L’équipe suggère que la mise à l’échelle rapide des synapses, un mécanisme important de la plasticité homéostatique, doit se produire pour que l’action antidépressive soit rapide. Les chercheurs ont montré que la kétamine inhibe de manière aiguë l’eEF2K et sa signalisation ; ils ont maintenant établi que cela provoque à son tour des changements dans les neurones qui entraînent une « mise à l’échelle » rapide des synapses, en particulier dans l’hippocampe, l’une des zones du cerveau jouant un rôle central dans la régulation de l’humeur.
L’équipe a également montré qu’une deuxième protéine de signalisation appelée acide rétinoïque, ou AR, utilisant une voie moléculaire totalement indépendante, peut avoir le même impact : elle peut induire une mise à l’échelle synaptique rapide dans les neurones de l’hippocampe et est associée, chez les rongeurs, à des modifications de la plasticité homéostatique qui sont causalement impliquées dans l’action antidépressive rapide.
L’une des implications de la recherche concerne l’importance de la plasticité homéostatique et son attrait potentiel en tant que cible de nouveaux médicaments antidépresseurs. Outre son rôle central dans la production de l’effet antidépresseur rapide, la plasticité homéostatique possède un attribut important qui renforce son attrait en tant que cible. Elle semble moduler la fonction du circuit de manière globale et n’affecte pas directement les mécanismes de plasticité synaptique qui traitent et stockent l’information. Ainsi, les médicaments ciblant les mécanismes homéostatiques peuvent préserver la mémoire et les fonctions cognitives.

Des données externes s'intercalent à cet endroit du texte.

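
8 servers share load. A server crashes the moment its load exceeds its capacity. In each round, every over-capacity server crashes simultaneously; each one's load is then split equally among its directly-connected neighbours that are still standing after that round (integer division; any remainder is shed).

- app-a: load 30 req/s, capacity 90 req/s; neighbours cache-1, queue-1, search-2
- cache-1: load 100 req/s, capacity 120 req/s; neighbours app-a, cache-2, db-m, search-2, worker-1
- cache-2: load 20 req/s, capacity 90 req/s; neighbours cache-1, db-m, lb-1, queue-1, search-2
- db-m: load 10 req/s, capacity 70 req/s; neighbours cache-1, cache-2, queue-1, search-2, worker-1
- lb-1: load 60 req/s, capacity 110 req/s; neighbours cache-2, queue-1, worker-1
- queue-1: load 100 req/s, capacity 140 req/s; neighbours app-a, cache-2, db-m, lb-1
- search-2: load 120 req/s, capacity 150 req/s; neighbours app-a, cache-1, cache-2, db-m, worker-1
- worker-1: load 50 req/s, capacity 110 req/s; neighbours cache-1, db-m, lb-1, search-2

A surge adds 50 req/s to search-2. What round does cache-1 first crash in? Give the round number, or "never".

2

Round 1 — search-2 at 170 > 150. search-2 crashes.
  search-2 sheds 170 req/s to app-a, cache-1, cache-2, db-m, worker-1: 34 each.
    app-a: 30+34 = 64 ≤ 90
    cache-1: 100+34 = 134 > 120
    cache-2: 20+34 = 54 ≤ 90
    db-m: 10+34 = 44 ≤ 70
    worker-1: 50+34 = 84 ≤ 110
Round 2 — cache-1 crashes.
  cache-1 sheds 134 req/s to app-a, cache-2, db-m, worker-1: 33 each (2 lost).
    app-a: 64+33 = 97 > 90
    cache-2: 54+33 = 87 ≤ 90
    db-m: 44+33 = 77 > 70
    worker-1: 84+33 = 117 > 110
Round 3 — app-a, db-m, worker-1 crash.
  app-a sheds 97 req/s to queue-1: 97 each.
    queue-1: 100+97 = 197 > 140
  db-m sheds 77 req/s to cache-2, queue-1: 38 each (1 lost).
    cache-2: 87+38 = 125 > 90
    queue-1: 197+38 = 235 > 140
  worker-1 sheds 117 req/s to lb-1: 117 each.
    lb-1: 60+117 = 177 > 110
Round 4 — cache-2, lb-1, queue-1 crash.
  cache-2 sheds 125 req/s: no online neighbours, lost.
  lb-1 sheds 177 req/s: no online neighbours, lost.
  queue-1 sheds 235 req/s: no online neighbours, lost.
No further crashes.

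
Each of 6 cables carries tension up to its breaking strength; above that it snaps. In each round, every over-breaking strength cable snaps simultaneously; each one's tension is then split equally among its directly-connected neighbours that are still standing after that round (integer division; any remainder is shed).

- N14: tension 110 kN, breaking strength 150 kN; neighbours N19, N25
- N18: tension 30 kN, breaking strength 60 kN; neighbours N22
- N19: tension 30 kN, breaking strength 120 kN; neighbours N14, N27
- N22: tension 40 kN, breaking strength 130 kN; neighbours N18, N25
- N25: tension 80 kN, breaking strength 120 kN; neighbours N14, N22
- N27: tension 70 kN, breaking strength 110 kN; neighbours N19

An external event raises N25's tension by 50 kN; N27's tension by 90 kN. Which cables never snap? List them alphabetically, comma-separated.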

Les recherches de l’équipe suggèrent également la possibilité de trouver des agents autres que la kétamine qui peuvent induire le type de plasticité nécessaire à l’action antidépressive rapide de la kétamine. Bien que la plupart des médicaments aient des effets secondaires, l’objectif d’une telle recherche serait de trouver un agent aussi efficace, voire plus efficace, que la kétamine pour soulager la dépression, avec des effets secondaires potentiels moins nombreux ou moins graves.